Es un escándalo moral que cualquier civil pueda comprar legalmente armas automáticas diseñadas para matar personas con brutal eficiencia y velocidad, como ocurrió –en el más reciente tiroteo en el día de San Valentín– en la escuela secundaria Marjory Stoneman de Parkland (Florida), donde perdieron la vida 17 personas. Una desgracia nacional, cuya solución no pasa por armar a los maestros o enseñar a los estudiantes cómo reaccionar en esas dramáticas circunstancias, sino por establecer controles más racionales y seguros sobre la venta indiscriminada de armas. No es una demanda antojadiza, sino una cuestión de sentido común basada en una verdad objetiva: “La implementación de mayores regulaciones en algunos estados en cuanto al acceso y uso de las armas de fuego refleja tasas más bajas de homicidios y suicidios”. Esa    –repito– es la verdad objetiva que señala un reciente informe de las universidades de Columbia, Pensilvania y el Presbiterian Weill Cornell Medicine de NY. El estudio indica que la baja de homicidios tiene relación directa con los requisitos y controles más estrictos en las licencias para la venta de armas. Más claro no canta un gallo: “Un mayor control en la regulación sobre los compradores múltiples de armas o las compras que se producen por un comprador autorizado en beneficio de un tercero, reduce en un 20 por ciento los actos violentos por armas de fuego”. Más aún, entre enero de 2010 a diciembre de 2014, el 50 por ciento de las armas vendidas en ese periodo fueron utilizadas en suicidios y homicidios. 

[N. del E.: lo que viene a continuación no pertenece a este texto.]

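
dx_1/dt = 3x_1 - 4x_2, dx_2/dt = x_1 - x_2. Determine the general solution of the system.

Coefficient matrix A = [[3, -4], [1, -1]].
Characteristic polynomial det(A - λI) = λ^2 - 2λ + 1 = 0.
Single eigenvalue λ = 1 with algebraic multiplicity 2.
Eigenvector v = (-2,-1); generalized eigenvector w with (A-λI)w=v is (-3,-1).
General solution: e^(t)[K_1·v + K_2·(t·v + w)].

x_1(t) = -2K_1e^(t) - 2K_2te^(t) - 3K_2e^(t), x_2(t) = -K_1e^(t) - K_2te^(t) - K_2e^(t)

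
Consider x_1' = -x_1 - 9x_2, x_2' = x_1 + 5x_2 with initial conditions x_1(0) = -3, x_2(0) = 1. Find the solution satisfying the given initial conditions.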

El dolor de todas las personas decentes sobre la masacre de inocentes jóvenes estudiantes se suma a la justificada furia por la muerte de las víctimas de matanzas ocurridas en Nevada, California, Colorado, Oregon, South Carolina, Virginia, Connecticut y tantos otros lugares. Esa atención y justa furia debería también estar dirigida a los líderes electos cuyo trabajo primigenio es preservar la seguridad ciudadana, ergo, mantenernos seguros, y no servir al dinero ni al poder político de una industria que se enriquece y saca provecho de la comercialización y proliferación indiscriminada de cada vez más poderosas armas automáticas.

Es un escándalo moral y una desgracia nacional que cualquier persona pueda comprar legalmente un arma designada específicamente para matar personas de manera masiva. Armas de guerra levemente modificadas y que son promocionadas como instrumentos de un ‘macho vigilantismo’ y, si leemos entre líneas, como herramientas de insurrección. Las oraciones de los líderes por las víctimas de las armas no bastan como lo dejaron en claro los jóvenes estudiantes que a nivel nacional salieron a las calles a demandar acciones concretas –y no solo oraciones– para restringir las armas de asesinato masivo que si evaluamos sus evidentes resultados, al margen de toda semántica, son en sí mismos actos de terrorismo. Los jóvenes decidieron actuar para cambiar las cosas, para terminar con los tiroteos en las escuelas. No se trata de debatir la Segunda Enmienda, sino de retener nuestro sentido de decencia, sin dejar de reconocer que ningún derecho es ilimitado, ni inmune a una razonable regulación.

* Los estudiantes que sobrevivieron al tiroteo en la escuela Marjory Stoneman lideran un movimiento a nivel nacional que tendrá su día central el sábado 24 de marzo con una "Marcha por nuestras vidas" en Washington, DC.